Foi ainda na campanha eleitoral de 2017 que os angolanos ficaram a saber sobre o novo projecto político do candidato do MPLA, João Lourenço, não obstante ao desgaste que o partido trazia em termos de imagem, reputação e de imoralidade. Foi em João Lourenço que surge o efeito de novidades numa inequívoca declaração de expectativas. Tudo isto deve-se ao facto da sua forma de encarar o país, que está muito assente na formatação do seu irreversível carácter de mudança.

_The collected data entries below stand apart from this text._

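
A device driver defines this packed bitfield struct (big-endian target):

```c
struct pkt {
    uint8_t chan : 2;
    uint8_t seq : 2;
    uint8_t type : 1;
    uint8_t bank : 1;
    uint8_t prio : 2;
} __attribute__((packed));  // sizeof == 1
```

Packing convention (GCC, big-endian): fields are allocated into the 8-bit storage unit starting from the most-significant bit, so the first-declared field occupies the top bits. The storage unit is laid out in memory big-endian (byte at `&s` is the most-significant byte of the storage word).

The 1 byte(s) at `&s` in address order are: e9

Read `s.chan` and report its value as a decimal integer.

[0]=0xe9 (big-endian) → word 0xe9
chan [6+:2] = (word>>6) & 0x3 = 3  ←
seq [4+:2] = (word>>4) & 0x3 = 2
type [3+:1] = (word>>3) & 0x1 = 1
bank [2+:1] = (word>>2) & 0x1 = 0
prio [0+:2] = (word>>0) & 0x3 = 1

3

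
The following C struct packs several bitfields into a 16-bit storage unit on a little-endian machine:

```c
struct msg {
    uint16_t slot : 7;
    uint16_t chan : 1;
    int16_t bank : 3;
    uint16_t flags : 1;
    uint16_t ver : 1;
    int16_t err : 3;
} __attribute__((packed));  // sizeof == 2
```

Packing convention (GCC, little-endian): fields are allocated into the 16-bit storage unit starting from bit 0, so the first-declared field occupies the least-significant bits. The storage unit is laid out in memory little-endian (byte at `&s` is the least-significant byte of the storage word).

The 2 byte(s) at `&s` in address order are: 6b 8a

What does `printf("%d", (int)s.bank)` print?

[0]=0x6b [1]=0x8a (little-endian) → word 0x8a6b
slot:7 @ bit 0 → (0x8a6b>>0)&0x7f = 0x6b
chan:1 @ bit 7 → (0x8a6b>>7)&0x1 = 0x0
bank:3 @ bit 8 → (0x8a6b>>8)&0x7 = 0x2  ←
flags:1 @ bit 11 → (0x8a6b>>11)&0x1 = 0x1
ver:1 @ bit 12 → (0x8a6b>>12)&0x1 = 0x0
err:3 @ bit 13 → (0x8a6b>>13)&0x7 = 0x4
bank signed 3b, MSB=0: value = 2

2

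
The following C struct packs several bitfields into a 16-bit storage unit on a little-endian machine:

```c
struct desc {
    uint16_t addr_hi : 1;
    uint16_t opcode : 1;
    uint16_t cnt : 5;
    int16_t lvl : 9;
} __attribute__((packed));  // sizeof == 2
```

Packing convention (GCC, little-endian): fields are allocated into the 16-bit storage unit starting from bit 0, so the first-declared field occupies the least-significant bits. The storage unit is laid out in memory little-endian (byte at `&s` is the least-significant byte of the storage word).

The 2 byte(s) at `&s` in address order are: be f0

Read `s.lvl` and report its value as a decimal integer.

-31

[0]=0xbe [1]=0xf0 (little-endian) → word 0xf0be
addr_hi:1 @ bit 0 → (0xf0be>>0)&0x1 = 0x0
opcode:1 @ bit 1 → (0xf0be>>1)&0x1 = 0x1
cnt:5 @ bit 2 → (0xf0be>>2)&0x1f = 0xf
lvl:9 @ bit 7 → (0xf0be>>7)&0x1ff = 0x1e1  ←
lvl signed 9b, MSB=1: 481 - 512 = -31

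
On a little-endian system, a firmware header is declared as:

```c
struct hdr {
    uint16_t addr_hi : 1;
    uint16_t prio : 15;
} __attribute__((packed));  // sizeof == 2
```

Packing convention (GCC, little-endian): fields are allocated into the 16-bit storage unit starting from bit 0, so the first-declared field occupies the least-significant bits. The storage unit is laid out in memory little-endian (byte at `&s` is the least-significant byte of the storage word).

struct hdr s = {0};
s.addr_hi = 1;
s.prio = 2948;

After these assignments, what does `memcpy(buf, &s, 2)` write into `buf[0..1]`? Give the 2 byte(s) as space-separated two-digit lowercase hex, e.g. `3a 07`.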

Se por um lado temos de avaliar os resultados da sua governação, é também fundamental olharmos para o sentido de vontade política que foi resgatada com o presidente João Lourenço. Sem convicção de fazer país não é possível corresponder os desafios que se impõem resolver nesta fase de exigências sociais onde a sociedade e a juventude, em particular, participam de forma activa no processo de monitorização dos actos do Executivo.

O principal desafio que merece maior atenção e significativas reformas é o sector da economia, sendo aqui a grande dificuldade de realização económica das famílias mais vulneráveis e da queda de uma classe média que só se realiza com incentivos de mercado e não em políticas assistencialistas.

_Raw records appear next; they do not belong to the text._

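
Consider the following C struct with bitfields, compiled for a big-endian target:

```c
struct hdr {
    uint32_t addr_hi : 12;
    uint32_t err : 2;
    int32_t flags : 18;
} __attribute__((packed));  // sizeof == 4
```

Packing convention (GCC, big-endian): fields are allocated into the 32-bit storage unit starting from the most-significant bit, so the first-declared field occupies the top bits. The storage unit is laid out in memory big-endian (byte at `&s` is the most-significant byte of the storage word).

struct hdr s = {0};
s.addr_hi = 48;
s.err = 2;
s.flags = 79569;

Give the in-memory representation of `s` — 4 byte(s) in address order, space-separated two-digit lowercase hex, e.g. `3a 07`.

[20+:12] addr_hi=48 & 0xfff = 0x30; word=0x03000000
[18+:2] err=2 & 0x3 = 0x2; word=0x03080000
[0+:18] flags=79569 & 0x3ffff = 0x136d1; word=0x030936d1
word = 0x030936d1 → big-endian bytes:
  [0]=0x03  [1]=0x09  [2]=0x36  [3]=0xd1

03 09 36 d1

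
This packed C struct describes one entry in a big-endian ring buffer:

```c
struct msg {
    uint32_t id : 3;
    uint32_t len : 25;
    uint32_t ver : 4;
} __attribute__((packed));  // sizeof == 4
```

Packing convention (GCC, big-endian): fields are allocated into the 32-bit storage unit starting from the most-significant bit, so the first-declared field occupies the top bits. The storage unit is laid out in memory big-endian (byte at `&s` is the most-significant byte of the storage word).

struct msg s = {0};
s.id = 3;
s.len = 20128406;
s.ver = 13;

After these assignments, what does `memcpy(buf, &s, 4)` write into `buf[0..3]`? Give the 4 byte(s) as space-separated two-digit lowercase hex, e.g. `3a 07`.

id (3b) val=3 bits=0x3 at bit 29: 0x60000000
len (25b) val=20128406 bits=0x1332296 at bit 4: 0x73322960
ver (4b) val=13 bits=0xd at bit 0: 0x7332296d
word = 0x7332296d → big-endian bytes:
  [0]=0x73  [1]=0x32  [2]=0x29  [3]=0x6d

73 32 29 6d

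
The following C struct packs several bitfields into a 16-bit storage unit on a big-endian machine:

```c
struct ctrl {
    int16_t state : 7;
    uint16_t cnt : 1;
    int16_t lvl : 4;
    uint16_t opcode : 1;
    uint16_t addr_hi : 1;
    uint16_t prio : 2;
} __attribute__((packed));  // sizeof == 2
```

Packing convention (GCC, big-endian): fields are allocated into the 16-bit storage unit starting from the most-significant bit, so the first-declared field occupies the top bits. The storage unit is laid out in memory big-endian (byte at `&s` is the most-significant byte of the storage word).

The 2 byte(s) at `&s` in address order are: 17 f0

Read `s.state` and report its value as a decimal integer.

11

[0]=0x17 [1]=0xf0 (big-endian) → word 0x17f0
state [9+:7] = (word>>9) & 0x7f = 11  ←
cnt [8+:1] = (word>>8) & 0x1 = 1
lvl [4+:4] = (word>>4) & 0xf = 15
opcode [3+:1] = (word>>3) & 0x1 = 0
addr_hi [2+:1] = (word>>2) & 0x1 = 0
prio [0+:2] = (word>>0) & 0x3 = 0
state signed 7b, MSB=0: value = 11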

O combate à corrupção veio demonstrar que a lei é agora imperativa, pois, se sempre tivemos, não é menos verdade que estamos com níveis de satisfação mais altos em que o Estado procura salvaguardar a realização de uma justiça plural sem proteger grupos de interesse, ou mesmo agentes públicos que delapidam o erário público. O sentimento de impunidade absoluta vai desaparecendo e é uma das conquistas deste Estado de direito e democrático.

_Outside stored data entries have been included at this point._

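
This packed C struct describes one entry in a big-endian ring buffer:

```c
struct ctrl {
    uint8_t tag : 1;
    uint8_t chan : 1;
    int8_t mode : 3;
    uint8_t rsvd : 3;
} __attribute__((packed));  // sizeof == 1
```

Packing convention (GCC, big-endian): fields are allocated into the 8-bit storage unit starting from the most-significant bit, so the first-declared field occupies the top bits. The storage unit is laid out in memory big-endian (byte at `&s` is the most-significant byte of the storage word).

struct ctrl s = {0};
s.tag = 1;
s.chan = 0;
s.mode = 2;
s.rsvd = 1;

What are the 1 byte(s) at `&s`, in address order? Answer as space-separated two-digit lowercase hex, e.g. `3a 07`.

tag:1 = 1 → 0x1 << 7 → word 0x80
chan:1 = 0 → 0x0 << 6 → word 0x80
mode:3 = 2 → 0x2 << 3 → word 0x90
rsvd:3 = 1 → 0x1 << 0 → word 0x91
word = 0x91 → big-endian bytes:
  [0]=0x91

91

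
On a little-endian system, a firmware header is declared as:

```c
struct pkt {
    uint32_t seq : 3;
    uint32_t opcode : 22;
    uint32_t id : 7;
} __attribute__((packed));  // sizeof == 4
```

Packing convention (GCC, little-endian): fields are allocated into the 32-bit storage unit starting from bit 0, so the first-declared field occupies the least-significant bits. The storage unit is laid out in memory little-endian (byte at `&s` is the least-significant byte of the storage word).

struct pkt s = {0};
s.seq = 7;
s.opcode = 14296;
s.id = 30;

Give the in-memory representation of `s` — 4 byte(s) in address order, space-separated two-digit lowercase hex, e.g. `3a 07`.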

O desemprego crescente na juventude constitui a preocupação de insatisfação generalizada, sem este direito assegurado se torna impossível realizarmos uma cidadania lúcida, ao passo que se criaram novas formas de luta cívica para a defesa de tão legítimos interesses sociais.

Portanto, mais economia para gerar bem-estar social é o desafio para os próximos anos do fim da primeira legislatura, mais economia de crédito, mais oportunidades económicas para a criação, consolidação de uma classe média será o necessário, precisamos de mais empregos, mas também de mais rendimentos como forma de se dar uma verdadeira autonomia às famílias e a juventude. Se por um lado foram combatidos os monopólios e uma concentração de riqueza ilícita, deverá ser no meio das pequenas e médias empresas que se deve mobilizar toda acção de políticas económicas abertas.

O tempo da esperança ainda não desapareceu para continuar a acreditar em uma Angola melhor e próspera. Por este motivo, se torna urgente o Presidente da República, João Lourenço, RECAPITALIZAR as expectativas do povo angolano.